The present invention relates to a method of manufacturing piezoelectric devices for use as sensors, actuators and the like of various kinds and, in particular, to the piezoelectric devices using direct bonded quartz plate.
An example of the prior art method will be described with reference to FIG. 16 to FIG. 20.
A direct bonded quartz plate consists of two quartz plates 1 and 2, which are put together as shown in FIG. 16, and heated while being held together. The process of heating evaporates moisture present in bonding planes of both the plates, and facilitates bonding between these planes via oxygen atoms as intermediates.
The quartz plates bonded in this manner are provided with gold masks 3 and 4 on respective surfaces, and the quartz plates are dissolved simultaneously from both the surfaces by wet etching, as shown in FIG. 17. A process of cutting through the quartz plates is completed by the dissolution, as shown in FIG. 18, and this produces small chips of direct bonded quartz plate 5 as illustrated in FIG. 19. Following the above process, direct bonded quartz plate 5 is dissolved further by wet etching from both sides using upper and lower gold masks 3 and 4, to calibrate a resonance frequency as a resonator by way of adjusting a weight thereof, as shown in FIG. 20. This direct bonded quartz resonator is used for sensor and actuator as stated above.
A problem associated with the above example of the prior art has been that a sensitivity of the resonator constructed of the direct bonded quartz plate decreases in the wet etching process. The purpose of bonding the quartz plates 1 and 2, of which polarization axes are reversed, is to obtain twice as high sensitivity. However, the process of wet etching exposed sides of the quartz plates for calibration of the resonance frequency causes the quartz plates unsymmetrical in sectional shape of the dissolved surfaces as shown in FIG. 19, because of a difference in dissolvability attributable to crystal lattice of the quartz plates. When the dissolving process is continued further, the dissolution advances greatly toward an interior of lines Zxe2x80x94Z in the area of direct bond of the quartz plates 1 and 2, as shown in FIG. 20. Lines Zxe2x80x94Z in FIG. 20 are finite lines connecting between edges of upper and lower electrodes.
Dissolved portion 102 is an area where upper and lower quartz plates 1 and 2 are not bonded together. In other words, it reduces a bonded area of quartz plates 1 and 2 between the confronting upper and lower electrodes, and decreases the sensitivity as a consequence.

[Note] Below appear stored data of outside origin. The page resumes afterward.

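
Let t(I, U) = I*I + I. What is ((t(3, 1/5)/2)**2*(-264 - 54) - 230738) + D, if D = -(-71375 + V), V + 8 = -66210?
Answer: -104593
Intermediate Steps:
V = -66218 (V = -8 - 66210 = -66218)
t(I, U) = I + I**2 (t(I, U) = I**2 + I = I + I**2)
D = 137593 (D = -(-71375 - 66218) = -1*(-137593) = 137593)
((t(3, 1/5)/2)**2*(-264 - 54) - 230738) + D = (((3*(1 + 3))/2)**2*(-264 - 54) - 230738) + 137593 = (((3*4)*(1/2))**2*(-318) - 230738) + 137593 = ((12*(1/2))**2*(-318) - 230738) + 137593 = (6**2*(-318) - 230738) + 137593 = (36*(-318) - 230738) + 137593 = (-11448 - 230738) + 137593 = -242186 + 137593 = -104593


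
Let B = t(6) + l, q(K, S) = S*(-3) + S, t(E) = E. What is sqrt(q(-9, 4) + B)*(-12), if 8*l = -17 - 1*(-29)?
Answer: -6*I*sqrt(2) ≈ -8.4853*I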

The present invention is intended to improve sensitivity of the direct bonded quartz piezoelectric device.
In order to achieve this object, the present invention discloses a method comprising the steps of directly bonding at least two quartz plates, dry etching the bonded quartz plates with plasma from one side of its surfaces, and dry etching the bonded quartz plates with plasma thereafter from the other side of the surfaces.
That is, the dry etching takes a task of physical cutting when the bonded quartz plates are dry-etched with plasma from one side and then from the other side of the surfaces as described above. Therefore, unlike the prior art method of using wet etching, this method hardly causes deformation due to the difference in etching rate of the quartz surfaces.
In other words, when the plasma dry etching is made on the front and back surfaces in this manner, the bonded quartz plates become such a shape that the perimeter protrudes outwardly around the bonded plane. Once the quartz plates are formed into the protuberant shape, there is produced only a shallow slit cut into the quartz plates at the protuberant ridge along the bonded plane, even after resonance frequency calibration is made by dissolving them with such a process as wet etching. If the cut-in slit is only so shallow as in this instance, a bonded area of the original quartz plates is not reduced, and thereby the invention provides the piezoelectric device with high sensitivity.